Search code examples
pythonpandasparquetpyarrowray

Low-latecy response with Ray on large(isch) dataset


TL;DR

What's the fasted way to get near-zero loading time for a pandas dataset I have in memory, using ray?

Background

I'm making an application which uses semi-large datasets (pandas dataframes between 100MB to 700MB) and are trying to reduce each query time. For a lot of my queries the data loading is the majority of the response times. The datasets are optimized parquet files (categories instead of strings, etc) which only reads the columns it needs.

Currently I use a naive approach that per-requests loads the require dataset (reading the 10-20 columns out of 1000 I need from the dataset) and then filter out the rows I need.

A typical request:

  • Read and parse the contract (~50-100ms)
  • Load the dataset (10-20 columns) (400-1200ms)
  • Execute pandas operations (~50-100ms)
  • Serialise the results (50-100ms)

I'm now trying to speed this up (reduce or remove the load dataset step).

Things I have tried:

  1. Use Arrow's new row-level filtering on the dataset to only read the rows I need as well. This is probably a good way in the future, but for now the new Arrow Dataset API which is relies on is significantly slower than reading the full file using the legacy loader.
  2. Optimize the hell out of the datasets. This works well to a point, where things are in categories, the data types is optimized.
  3. Store the dataframe in Ray. Using ray.put and ray.get. However this doesn't actually improve the situation since the time consuming part is deserialization of the dataframe.
  4. Put the dataset in ramfs. This doesn't actually improve the situation since the time consuming part is deserialization of the dataframe.
  5. Store the object in another Plasma store (outside of ray.put) but obviously the speed is the same (even though I might get some other benefits)

The datasets are parquet files, which is already pretty fast for serialization/deserialization. I typically select about 10-20 columns (out of 1000) and about 30-60% of the rows.

Any good ideas on how to speed up the loading? I haven't been able to find any near zero-copy operations for pandas dataframes (i.e without the serialization penalty).

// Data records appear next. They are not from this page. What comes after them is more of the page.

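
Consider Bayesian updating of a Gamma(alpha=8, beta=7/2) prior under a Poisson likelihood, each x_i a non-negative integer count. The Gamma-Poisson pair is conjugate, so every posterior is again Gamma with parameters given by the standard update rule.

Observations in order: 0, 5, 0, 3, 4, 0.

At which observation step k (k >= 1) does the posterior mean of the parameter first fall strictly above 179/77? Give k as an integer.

obs 1: x=0 → posterior Gamma(8, 9/2)
obs 2: x=5 → posterior Gamma(13, 11/2)
obs 3: x=0 → posterior Gamma(13, 13/2)
obs 4: x=3 → posterior Gamma(16, 15/2)
obs 5: x=4 → posterior Gamma(20, 17/2)
obs 6: x=0 → posterior Gamma(20, 19/2)

k = 2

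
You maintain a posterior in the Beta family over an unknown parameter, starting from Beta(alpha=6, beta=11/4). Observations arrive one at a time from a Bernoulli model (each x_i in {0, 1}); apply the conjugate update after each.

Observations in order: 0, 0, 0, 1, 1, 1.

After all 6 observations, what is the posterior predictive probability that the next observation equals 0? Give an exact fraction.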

Things that I am thinking about:

  1. Placing the dataset in an actor, and use one actor per thread. That would probably give the actor direct access to the dataframe without any serialization, but would require me to do a lot of handling of:

    • Making sure I have an actor per thread
    • Distribute requests per threads
    • "Recycle" the actors when the dataset gets updated

Regards, Niklas


Solution

  • After talking to Simon on Slack we found the culprit:

    simon-mo: aha yes objects/strings are not zero copy. categorical or fixed length string works. for fixed length you can try convert them to np.array first

    Experimenting with this (categorical values, fixed length strings etc) allows me not quite get zero-copy but at least fairly low latency (~300ms or less) when using Ray Objects or Plasma store.